You might want to consider a book written by Arthur Rosengarten, Ph.D, a clinical psychologist in California, who has decades of experience using tarot in his practice.
Tarot and Psychology: Spectrums of Possibility (Paragon, 2000)
I have it and find it very useful. His approach is integrative, with a Jungian influence.
Interesting reading.
So from the (very little) I have read it appears as if he uses cards as visual/emotional prompts, with method of selecting (presumably, pre-selected) card and allowing the client to form their own conclusions about it.
In this sense the tarot card is one of those "here is a picture printed on cardboard you may associate with and draw meaning from" deals, with the side benefit being that a tarot deck has x number of cards and covers a reasonable range of psychosocial topics with a fairly large library of associated meanings/narratives to draw on.
I'm actually kind of okay with this, dependent on national code of conduct, the exact clinician, the client, and conditions of use, as it's not dissimilar to a picture of Little Red Riding Hood being printed on a card and presented to the client (narrative, sub-text, printed on cardboard...). I could print a picture from Google on rectangular palm-sized cardboard too. Same deal.
The biggest issue is lack of evidence-based practice (in an industry that is, historically, already highly-based on theory rather than scientific evidence). As Rosengarten points out himself, there isn't much, but there IS a whole lot of stigma and legit dodgy practices associated with tarot. Which brings me to...
gregory said:
I think that's a bit daft. As long as you ARE properly, clinically trained and qualified, I think you should be able to select the things that aid your professional practice.
The thing about medical practice (let's loosely encompass counselling in here too) is that when we prescribe treatment, it kind of comes with a guarentee. eg your Aunt Elise comes to hospital because she's not feeling well. Do we go with:
1) Option A - Drug X, which has been shown to be effective in patients like your Aunt Elise, as proven by Grade 1 evidence (systematic review of randomised control trials)
2) Option B - Drug Y, which has been shown to be effective in patients like your Aunt Elise, as proven by some studies but not others
3) Option C - Drug Z, which has been shown to be effective in some patients, perhaps not quite like your Aunt Elise, but what the hell let's try it anyway
4) Option D - Drug XYZ, which has no supporting evidence at all.

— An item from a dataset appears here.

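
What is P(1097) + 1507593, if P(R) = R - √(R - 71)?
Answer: 1508690 - 3*√114 ≈ 1.5087e+6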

FYI, these loosely correspond with psychology therapy options as well. As you can see, if it were my Aunt Elise, I'd want Option A, because it comes with the greatest likelihood that Aunt Elise is going to get well. The government and the related industry body happens to agree as well, so since we have Drug X, Y, Z, and XYZ, the code of conduct stipulates that we should use Drug X before Y, before Z, before XYZ etc. If a clinician jumps straight to drug XYZ, we tend to look at them funny.
And that's what people expect when they come to medical professionals/allied health professionals. That we are VERY rigorous in our choice of assessment and treatment, because this is your health we're talking about. In some cases our decision making process is the difference between whether someone lives or dies. We cannot afford to make arbitrary choices based on personal biases/interests, particularly if there are better options out there. Conservative? Yes. But for good reason? Yes.
I'm willing to believe there is a possibility tarot could be a powerful tool if used appropriately by an appropriately accredited professional. But how will it be introduced? Trained? Mandated? Assessed for quality control? Could it be mis-used with significantly detrimental effects? Hell yes. Misinformation with lack of high-quality supporting evidence has already had terrible effects around the world, eg anti-vaxx campaigners and spinal manipulations on babies.
Clinically you always have to be prepared for the worst case scenario. I don't want to be THAT clinician where something bad happens to their patient, and asked to justify their clinical reasoning for treatment leading up to the event, says "because my intuition/my cards told me so".
Very Important Clarification:
All this being said, I think there's a small but extremely significant difference between using a singular (pre-selected) tarot card as a visual prompt as opposed to whipping out tarot cards and
doing a tarot reading as part of the clinical assessment or treatment, which involves very unscientific variables such as chance and co-incidence into one's clinical reasoning.
I can actually see some benefit in the former, when used appropriately AND in line with your country's laws, but the latter should definitely never be used clinically.